Multiplex player PVR Cinemas on Thursday reported a consolidated net loss of Rs 220 crore for the April to June quarter against a loss of Rs 226 crore in the year-ago period.
Though revenue for the quarter was up at Rs 92 crore but earnings before interest, tax, depreciation and amortisation (EBITDA) loss stood at Rs 219 crore. COVID-19 continued to adversely impact the operations and financial performance of the company.
PVR said the second wave of COVID-19 surprised everyone with its rapid spread of infection which led to localised lockdowns and curfews announcements by various state governments.
"Our entire cinema network was shut down in a staggered manner in April and continues to remain shut till date."
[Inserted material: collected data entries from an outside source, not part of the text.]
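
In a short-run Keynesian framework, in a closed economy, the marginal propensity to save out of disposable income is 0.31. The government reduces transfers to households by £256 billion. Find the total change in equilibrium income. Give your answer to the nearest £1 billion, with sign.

MPC = 1 − MPS = 1 − 0.31 = 0.69.
The transfer change shifts disposable income by −£256 billion, so first-round consumption changes by c·ΔTR = 0.69 × (−£256 billion) = −£176.64 billion.
Expenditure multiplier = 1/(1 − MPC) = 1/(1 − 0.69) = 1/0.31 ≈ 3.226.
The transfer multiplier is c × k ≈ 2.226, so ΔY = k × (c·ΔTR) = (−£176.64 billion) / 0.31 ≈ −£570 billion.

−£570 billion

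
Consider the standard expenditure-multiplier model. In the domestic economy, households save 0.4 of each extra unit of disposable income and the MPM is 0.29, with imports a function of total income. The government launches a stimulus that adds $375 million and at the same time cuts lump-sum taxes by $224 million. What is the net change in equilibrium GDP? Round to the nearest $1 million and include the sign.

+$738 million

MPC = 1 − MPS = 1 − 0.4 = 0.6.
Expenditure multiplier = 1/(1 − c + m) = 1/(1 − 0.6 + 0.29) = 1/0.69 ≈ 1.449.
ΔG contributes k·ΔG = (+$375 million) / 0.69 ≈ +$543.5 million.
ΔT of −$224 million changes first-round spending by −c·ΔT = +$134.4 million, contributing k·(−c·ΔT) = (+$134.4 million) / 0.69 ≈ +$194.8 million.
Net ΔY = k(ΔG − c·ΔT) = (+$509.4 million) / 0.69 ≈ +$738 million.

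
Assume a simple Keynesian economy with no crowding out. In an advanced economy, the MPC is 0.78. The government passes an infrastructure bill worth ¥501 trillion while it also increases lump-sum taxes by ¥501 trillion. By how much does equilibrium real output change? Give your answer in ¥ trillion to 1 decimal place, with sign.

Expenditure multiplier = 1/(1 − MPC) = 1/(1 − 0.78) = 1/0.22 ≈ 4.545.
ΔG contributes k·ΔG = (+¥501 trillion) / 0.22 ≈ +¥2,277.3 trillion.
ΔT of +¥501 trillion changes first-round spending by −c·ΔT = −¥390.78 trillion, contributing k·(−c·ΔT) = (−¥390.78 trillion) / 0.22 ≈ −¥1,776.3 trillion.
With ΔG = ΔT and no other leakages, the balanced-budget multiplier is 1, so ΔY = ΔG = +¥501 trillion.

+¥501.0 trillion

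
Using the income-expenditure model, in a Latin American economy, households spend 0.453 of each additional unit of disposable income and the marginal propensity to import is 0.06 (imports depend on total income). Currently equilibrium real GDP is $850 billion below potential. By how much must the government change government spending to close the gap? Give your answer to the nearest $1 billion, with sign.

Spending multiplier = 1/(1 − c + m) = 1/(1 − 0.453 + 0.06) = 1/0.607 ≈ 1.647.
Need ΔY = +$850 billion, so ΔG = ΔY/k = (+$850 billion) × 0.607 ≈ +$516 billion.
The government should increase government spending by $516 billion.

+$516 billion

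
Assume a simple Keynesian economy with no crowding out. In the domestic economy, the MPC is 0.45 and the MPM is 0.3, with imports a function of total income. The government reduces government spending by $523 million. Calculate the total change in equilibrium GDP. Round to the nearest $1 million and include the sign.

−$615 million

Expenditure multiplier = 1/(1 − c + m) = 1/(1 − 0.45 + 0.3) = 1/0.85 ≈ 1.176.
ΔY = k × ΔG = (−$523 million) / 0.85 ≈ −$615 million.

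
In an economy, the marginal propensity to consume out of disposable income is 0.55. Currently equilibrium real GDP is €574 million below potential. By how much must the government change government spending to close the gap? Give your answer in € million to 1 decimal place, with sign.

+€258.3 million

Spending multiplier = 1/(1 − MPC) = 1/(1 − 0.55) = 1/0.45 ≈ 2.222.
Need ΔY = +€574 million, so ΔG = ΔY/k = (+€574 million) × 0.45 = +€258.3 million.
The government should increase government spending by €258.3 million.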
As of July 29, 12 states and two union territories in India and Colombo (Sri Lanka) where PVR has a presence, have allowed cinemas to restart operations with restrictions around timings and other social distancing requirements.
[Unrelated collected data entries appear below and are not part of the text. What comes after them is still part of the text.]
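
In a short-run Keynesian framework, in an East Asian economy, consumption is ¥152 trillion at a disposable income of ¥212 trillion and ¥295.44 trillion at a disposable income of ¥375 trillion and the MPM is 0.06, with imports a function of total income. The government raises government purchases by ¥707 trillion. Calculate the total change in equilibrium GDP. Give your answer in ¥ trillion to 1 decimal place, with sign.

+¥3,927.8 trillion

MPC = ΔC/ΔYd = (295.44 − 152)/(375 − 212) = 143.44/163 = 0.88.
Expenditure multiplier = 1/(1 − c + m) = 1/(1 − 0.88 + 0.06) = 1/0.18 ≈ 5.556.
ΔY = k × ΔG = (+¥707 trillion) / 0.18 ≈ +¥3,927.8 trillion.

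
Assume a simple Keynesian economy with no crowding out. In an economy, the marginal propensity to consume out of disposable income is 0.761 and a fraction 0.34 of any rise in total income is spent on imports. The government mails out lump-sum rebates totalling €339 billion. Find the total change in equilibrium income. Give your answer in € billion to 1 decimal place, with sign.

+€445.6 billion

A lump-sum tax change of −€339 billion shifts disposable income by +€339 billion; first-round consumption changes by −c × ΔT = −0.761 × (−€339 billion) = +€257.979 billion.
Expenditure multiplier = 1/(1 − c + m) = 1/(1 − 0.761 + 0.34) = 1/0.579 ≈ 1.727.
The tax multiplier is −c × k ≈ −1.314, so ΔY = k × (−c·ΔT) = (+€257.979 billion) / 0.579 ≈ +€445.6 billion.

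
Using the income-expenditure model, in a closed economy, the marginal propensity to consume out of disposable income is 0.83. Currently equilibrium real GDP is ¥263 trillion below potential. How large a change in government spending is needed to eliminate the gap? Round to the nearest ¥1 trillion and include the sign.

+¥45 trillion

Spending multiplier = 1/(1 − MPC) = 1/(1 − 0.83) = 1/0.17 ≈ 5.882.
Need ΔY = +¥263 trillion, so ΔG = ΔY/k = (+¥263 trillion) × 0.17 ≈ +¥45 trillion.
The government should increase government spending by ¥45 trillion.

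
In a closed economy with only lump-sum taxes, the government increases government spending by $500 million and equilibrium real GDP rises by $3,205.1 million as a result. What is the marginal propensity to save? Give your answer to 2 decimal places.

0.16

Implied spending multiplier k = ΔY/ΔG = 3,205.1/500 = 6.4102.
Since k = 1/(1 − MPC), MPC = 1 − 1/k = 1 − ΔG/ΔY = 1 − 500/3,205.1 ≈ 0.84.
MPS = 1 − MPC = 0.16.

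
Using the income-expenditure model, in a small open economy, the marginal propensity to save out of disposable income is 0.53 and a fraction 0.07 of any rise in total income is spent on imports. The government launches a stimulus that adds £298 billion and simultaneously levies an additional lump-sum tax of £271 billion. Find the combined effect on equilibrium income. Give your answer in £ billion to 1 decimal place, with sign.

+£284.4 billion

MPC = 1 − MPS = 1 − 0.53 = 0.47.
Expenditure multiplier = 1/(1 − c + m) = 1/(1 − 0.47 + 0.07) = 1/0.6 ≈ 1.667.
ΔG contributes k·ΔG = (+£298 billion) / 0.6 ≈ +£496.7 billion.
ΔT of +£271 billion changes first-round spending by −c·ΔT = −£127.37 billion, contributing k·(−c·ΔT) = (−£127.37 billion) / 0.6 ≈ −£212.3 billion.
Net ΔY = k(ΔG − c·ΔT) = (+£170.63 billion) / 0.6 ≈ +£284.4 billion.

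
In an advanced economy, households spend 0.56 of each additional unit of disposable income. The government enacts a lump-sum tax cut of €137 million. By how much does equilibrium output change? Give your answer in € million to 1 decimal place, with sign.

+€174.4 million

A lump-sum tax change of −€137 million shifts disposable income by +€137 million; first-round consumption changes by −c × ΔT = −0.56 × (−€137 million) = +€76.72 million.
Expenditure multiplier = 1/(1 − MPC) = 1/(1 − 0.56) = 1/0.44 ≈ 2.273.
The tax multiplier is −c × k ≈ −1.273, so ΔY = k × (−c·ΔT) = (+€76.72 million) / 0.44 ≈ +€174.4 million.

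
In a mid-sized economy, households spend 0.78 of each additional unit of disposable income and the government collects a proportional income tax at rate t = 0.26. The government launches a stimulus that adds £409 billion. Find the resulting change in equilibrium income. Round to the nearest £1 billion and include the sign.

Expenditure multiplier = 1/(1 − c(1−t)) = 1/(1 − 0.78×0.74) = 1/0.4228 ≈ 2.365.
ΔY = k × ΔG = (+£409 billion) / 0.4228 ≈ +£967 billion.

+£967 billion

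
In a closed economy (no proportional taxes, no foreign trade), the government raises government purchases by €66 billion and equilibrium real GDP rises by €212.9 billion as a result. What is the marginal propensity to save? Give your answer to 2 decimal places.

0.31

Implied spending multiplier k = ΔY/ΔG = 212.9/66 ≈ 3.2258.
Since k = 1/(1 − MPC), MPC = 1 − 1/k = 1 − ΔG/ΔY = 1 − 66/212.9 ≈ 0.69.
MPS = 1 − MPC = 0.31.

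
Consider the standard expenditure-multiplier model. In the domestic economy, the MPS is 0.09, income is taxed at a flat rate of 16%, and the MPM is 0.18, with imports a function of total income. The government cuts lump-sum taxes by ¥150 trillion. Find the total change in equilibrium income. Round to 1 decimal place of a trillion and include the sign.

+¥328.4 trillion

MPC = 1 − MPS = 1 − 0.09 = 0.91.
A lump-sum tax change of −¥150 trillion shifts disposable income by +¥150 trillion; first-round consumption changes by −c × ΔT = −0.91 × (−¥150 trillion) = +¥136.5 trillion.
Expenditure multiplier = 1/(1 − c(1−t) + m) = 1/(1 − 0.91×0.84 + 0.18) = 1/0.4156 ≈ 2.406.
The tax multiplier is −c × k ≈ −2.19, so ΔY = k × (−c·ΔT) = (+¥136.5 trillion) / 0.4156 ≈ +¥328.4 trillion.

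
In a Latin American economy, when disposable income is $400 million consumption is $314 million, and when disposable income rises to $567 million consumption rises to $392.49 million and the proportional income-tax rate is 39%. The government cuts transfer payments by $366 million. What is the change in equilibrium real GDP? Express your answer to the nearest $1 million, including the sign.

MPC = ΔC/ΔYd = (392.49 − 314)/(567 − 400) = 78.49/167 = 0.47.
The transfer change shifts disposable income by −$366 million, so first-round consumption changes by c·ΔTR = 0.47 × (−$366 million) = −$172.02 million.
Expenditure multiplier = 1/(1 − c(1−t)) = 1/(1 − 0.47×0.61) = 1/0.7133 ≈ 1.402.
The transfer multiplier is c × k ≈ 0.659, so ΔY = k × (c·ΔTR) = (−$172.02 million) / 0.7133 ≈ −$241 million.

−$241 million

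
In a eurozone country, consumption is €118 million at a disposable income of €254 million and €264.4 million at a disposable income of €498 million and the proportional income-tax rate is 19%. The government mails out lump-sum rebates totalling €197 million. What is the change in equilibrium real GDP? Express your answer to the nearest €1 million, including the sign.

MPC = ΔC/ΔYd = (264.4 − 118)/(498 − 254) = 146.4/244 = 0.6.
A lump-sum tax change of −€197 million shifts disposable income by +€197 million; first-round consumption changes by −c × ΔT = −0.6 × (−€197 million) = +€118.2 million.
Expenditure multiplier = 1/(1 − c(1−t)) = 1/(1 − 0.6×0.81) = 1/0.514 ≈ 1.946.
The tax multiplier is −c × k ≈ −1.167, so ΔY = k × (−c·ΔT) = (+€118.2 million) / 0.514 ≈ +€230 million.

+€230 million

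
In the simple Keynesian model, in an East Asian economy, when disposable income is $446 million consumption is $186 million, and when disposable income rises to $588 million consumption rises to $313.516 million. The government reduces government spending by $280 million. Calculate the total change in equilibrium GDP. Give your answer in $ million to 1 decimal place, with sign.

MPC = ΔC/ΔYd = (313.516 − 186)/(588 − 446) = 127.516/142 = 0.898.
Spending multiplier = 1/(1 − MPC) = 1/(1 − 0.898) = 1/0.102 ≈ 9.804.
ΔY = k × ΔG = (−$280 million) / 0.102 ≈ −$2,745.1 million.

−$2,745.1 million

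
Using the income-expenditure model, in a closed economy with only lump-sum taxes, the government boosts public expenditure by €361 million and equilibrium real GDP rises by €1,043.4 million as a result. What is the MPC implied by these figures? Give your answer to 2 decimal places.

Implied spending multiplier k = ΔY/ΔG = 1,043.4/361 ≈ 2.8903.
Since k = 1/(1 − MPC), MPC = 1 − 1/k = 1 − ΔG/ΔY = 1 − 361/1,043.4 ≈ 0.65.

0.65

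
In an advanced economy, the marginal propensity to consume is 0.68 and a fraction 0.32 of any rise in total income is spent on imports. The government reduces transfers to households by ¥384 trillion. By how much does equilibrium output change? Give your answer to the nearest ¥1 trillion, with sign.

The transfer change shifts disposable income by −¥384 trillion, so first-round consumption changes by c·ΔTR = 0.68 × (−¥384 trillion) = −¥261.12 trillion.
Expenditure multiplier = 1/(1 − c + m) = 1/(1 − 0.68 + 0.32) = 1/0.64 ≈ 1.563.
The transfer multiplier is c × k ≈ 1.063, so ΔY = k × (c·ΔTR) = (−¥261.12 trillion) / 0.64 = −¥408 trillion.

−¥408 trillion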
These states and Union territories account for 526 screens across 111 properties. The company said it is looking to restart operations in a gradual manner from July 30 onwards.
During the current financial year, the company had availed additional borrowings of Rs 200 crore under the government's ECLGS 3.0 scheme.
As on June 30, the company had a total liquidity of around Rs 850 crore.
PVR pioneered the multiplex revolution in India by establishing the first multiplex cinema in 1997 at Saket in New Delhi. It has organised its operations into three business segments: movie exhibition, movie production and distribution and others.